In this fayre mirrhour maist behold thy face,
And thine owne realmes in lond of Faery,
And in this antique ymage thy great auncestry
Spenser drew praise from Milton for his ‘forests, and enchantments drear/Where more is meant than meets the ear’. On one level The Faerie Queene works as a fabulous romance in
which dragons, beasts, satyrs, foul enchanters, kind hermits, virtuous maidens and wicked seductresses are all to be found. On another, it is an allegory that is at once moral, political
and biographical, from the many characters who reflect aspects of Elizabeth I (the virtuous Belphoebe, the warrior maid Britomartis, Gloriana and the Faerie Queene herself), to
wicked characters who symbolise the Catholic Church, the Pope and Mary Queen of Scots. Some personifications are obvious – Despaire urging suicide, or three sisters called Fidelia, Speranza and Charissa who are healers in the House of Holinesse. Other dramatic allegories present subtle moral conundrums, which the reader, as much as the characters, must learn to decode. The Redcrosse Knight is too easily led to doubt his lady Una because of a trick; Amavia kills
herself, splashing her baby with blood – a stain which cannot be washed away; a husband whose wife is unfaithful jumps into the sea, only to discover that he is so consumed by jealousy that he floats safely . . . Spenser’s imagination and inventiveness ensure his characters and situations are too lively and many-layered for any simplistic reading.

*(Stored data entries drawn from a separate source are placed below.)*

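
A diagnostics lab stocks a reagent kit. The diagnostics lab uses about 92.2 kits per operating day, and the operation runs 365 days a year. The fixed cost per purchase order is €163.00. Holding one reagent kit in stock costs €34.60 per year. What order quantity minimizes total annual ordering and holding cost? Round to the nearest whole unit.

Q* ≈ 563 kits

Annual demand D = 92.2 × 365 = 33,653.
EOQ = √(2DS / H) = √(2 × 33,653 × 163 / 34.6).
= √(10,970,878 / 34.6) = √317,077.3988 ≈ 563.096.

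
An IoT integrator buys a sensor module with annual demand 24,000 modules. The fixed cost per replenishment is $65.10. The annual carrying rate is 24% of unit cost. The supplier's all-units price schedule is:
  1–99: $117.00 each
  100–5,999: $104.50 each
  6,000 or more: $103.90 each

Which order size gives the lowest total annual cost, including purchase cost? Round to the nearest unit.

Holding cost per unit per year at price C is H = 0.24·C.
For each price level, check whether its EOQ is feasible; otherwise the best quantity at that price is the breakpoint.
Tier 1 ($117.00): EOQ = 333.6 exceeds tier's upper bound 99, so this tier is dominated.
EOQ at $104.50 = 353.0 (feasible in tier 2): TC = 24,000×$104.50 + (24,000/353.0)×65.1 + (353.0/2)×0.24×$104.50 = $2,516,852.68.
EOQ at $103.90 = 354.0 < 6000, so use break Q=6000: TC = 24,000×$103.90 + (24,000/6000.0)×65.1 + (6000.0/2)×0.24×$103.90 = $2,568,668.40.
Lowest total cost is $2,516,852.68 at Q = 353.0.

Q* ≈ 353 modules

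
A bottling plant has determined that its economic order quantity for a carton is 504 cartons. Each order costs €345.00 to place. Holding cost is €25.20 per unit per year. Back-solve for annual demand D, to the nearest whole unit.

D ≈ 9,277 cartons per year

The basic EOQ model gives Q* = √(2DS/H); rearrange for the unknown.
From Q* = √(2DS/H): D = Q*²H / (2S) = 504² × 25.2 / (2 × 345) = 9277.106.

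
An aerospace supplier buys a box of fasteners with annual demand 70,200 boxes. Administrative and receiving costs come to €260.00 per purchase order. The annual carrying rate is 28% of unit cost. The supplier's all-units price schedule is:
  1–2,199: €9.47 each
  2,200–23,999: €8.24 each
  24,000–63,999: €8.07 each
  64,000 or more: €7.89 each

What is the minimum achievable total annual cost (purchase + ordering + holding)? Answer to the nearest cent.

Holding cost per unit per year at price C is H = 0.28·C.
Evaluate total cost at each tier's feasible EOQ or, if the EOQ is below the tier, at the tier's minimum quantity.
Tier 1 (€9.47): EOQ = 3710.4 exceeds tier's upper bound 2199, so this tier is dominated.
EOQ at €8.24 = 3977.7 (feasible in tier 2): TC = 70,200×€8.24 + (70,200/3977.7)×260 + (3977.7/2)×0.28×€8.24 = €587,625.26.
EOQ at €8.07 = 4019.3 < 24000, so use break Q=24000: TC = 70,200×€8.07 + (70,200/24000.0)×260 + (24000.0/2)×0.28×€8.07 = €594,389.70.
EOQ at €7.89 = 4064.9 < 64000, so use break Q=64000: TC = 70,200×€7.89 + (70,200/64000.0)×260 + (64000.0/2)×0.28×€7.89 = €624,857.59.
Lowest total cost among the candidates is at Q = 3977.7.

TC* ≈ €587,625.26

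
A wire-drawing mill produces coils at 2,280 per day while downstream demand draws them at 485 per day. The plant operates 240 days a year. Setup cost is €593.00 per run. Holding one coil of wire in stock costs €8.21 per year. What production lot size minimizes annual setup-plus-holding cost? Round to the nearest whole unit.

Q* ≈ 4,621 coils

Annual demand D = 485 × 240 = 116,400.
Production build-up factor (1 − d/p) = 1 − 485/2,280 = 0.7873.
Q* = √(2DS / (H(1 − d/p))) = √(2 × 116,400 × 593 / (8.21 × 0.7873)).
= √(138,050,400 / 6.4636) ≈ 4621.495.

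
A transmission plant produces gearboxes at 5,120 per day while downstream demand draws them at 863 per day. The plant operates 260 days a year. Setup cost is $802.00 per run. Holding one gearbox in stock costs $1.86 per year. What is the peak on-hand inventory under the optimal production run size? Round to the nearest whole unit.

I_max ≈ 12,684 gearboxes

Annual demand D = 863 × 260 = 224,380.
Production build-up factor (1 − d/p) = 1 − 863/5,120 = 0.8314.
Q* = √(2DS / (H(1 − d/p))) = √(2 × 224,380 × 802 / (1.86 × 0.8314)).
= √(359,905,520 / 1.5465) ≈ 15255.306.
Maximum inventory = Q*(1 − d/p) = 15255.306 × 0.8314 ≈ 12683.953.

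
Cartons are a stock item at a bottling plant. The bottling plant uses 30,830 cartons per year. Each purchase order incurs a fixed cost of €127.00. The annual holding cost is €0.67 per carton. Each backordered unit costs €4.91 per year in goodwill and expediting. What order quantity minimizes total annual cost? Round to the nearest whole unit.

With planned backorders, Q* = √(2DS/H) · √((H+B)/B).
√(2DS/H) = √(2 × 30,830 × 127 / 0.67) = 3418.741.
√((H+B)/B) = √((0.67+4.91)/4.91) = 1.0660.
Q* ≈ 3644.539.

Q* ≈ 3,645 cartons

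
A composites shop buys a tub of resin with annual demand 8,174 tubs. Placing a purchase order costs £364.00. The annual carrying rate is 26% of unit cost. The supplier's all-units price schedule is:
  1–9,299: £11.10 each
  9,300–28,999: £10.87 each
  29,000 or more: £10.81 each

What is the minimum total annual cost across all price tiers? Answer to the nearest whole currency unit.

Holding cost per unit per year at price C is H = 0.26·C.
Evaluate total cost at each tier's feasible EOQ or, if the EOQ is below the tier, at the tier's minimum quantity.
EOQ at £11.10 = 1435.9 (feasible in tier 1): TC = 8,174×£11.10 + (8,174/1435.9)×364 + (1435.9/2)×0.26×£11.10 = £94,875.51.
EOQ at £10.87 = 1451.0 < 9300, so use break Q=9300: TC = 8,174×£10.87 + (8,174/9300.0)×364 + (9300.0/2)×0.26×£10.87 = £102,313.14.
EOQ at £10.81 = 1455.1 < 29000, so use break Q=29000: TC = 8,174×£10.81 + (8,174/29000.0)×364 + (29000.0/2)×0.26×£10.81 = £129,217.24.
Lowest total cost among the candidates is at Q = 1435.9.

TC* ≈ £94,876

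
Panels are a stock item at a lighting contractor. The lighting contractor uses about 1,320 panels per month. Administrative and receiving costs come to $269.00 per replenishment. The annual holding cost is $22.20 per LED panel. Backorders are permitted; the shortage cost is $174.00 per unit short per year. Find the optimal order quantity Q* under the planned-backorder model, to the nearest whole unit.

Q* ≈ 658 panels

Annual demand D = 1,320 × 12 = 15,840.
With planned backorders, Q* = √(2DS/H) · √((H+B)/B).
√(2DS/H) = √(2 × 15,840 × 269 / 22.2) = 619.573.
√((H+B)/B) = √((22.2+174)/174) = 1.0619.
Q* ≈ 657.911.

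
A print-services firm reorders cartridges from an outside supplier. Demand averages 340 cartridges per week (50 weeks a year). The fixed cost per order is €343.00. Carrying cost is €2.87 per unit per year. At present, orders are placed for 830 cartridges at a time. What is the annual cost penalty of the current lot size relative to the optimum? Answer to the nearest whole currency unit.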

Each Book tells the adventure of a different knight, representing a virtue. Prince Arthur, who is searching for the Faerie Queene, acts as a common thread through the Books, assisting the various knights in their quests. Spenser wrote to Sir Walter Raleigh describing an ambitious plan of twelve Books, and perhaps even more. He completed six, which, at a total of 35,000 lines, makes The Faerie Queene the longest poem in the English language. Such is the quality of his poetry and storytelling that it is hard to think of The Faerie Queene as unfinished, rather it presents a series of adventures as timeless as any myth or legend.
Described as ‘the poet’s poet’, Spenser was the most widely read and highly regarded poet in English in his lifetime and long afterwards. He influenced not only Milton and Shakespeare, but Shelley, Wordsworth and Keats. Although the language in The Faerie Queene was deliberately archaic, Spenser also coined words still in use today – ‘blatant’ and ‘derring-do’ among them.
Perhaps his most famous innovation was the poetic form in which The Faerie Queene is written. The Spenserian stanza is formed of nine lines with a tight, intricate rhyme scheme. It became an immensely popular form, powerful but distinctively English, unlike the sonnet which was of
Italian origin. Many other poets used it successfully – Keats wrote ‘The Eve of St Agnes’ in the form, Wordsworth his lament ‘The Female Vagrant’, and Tennyson ‘The Lotus Eaters’.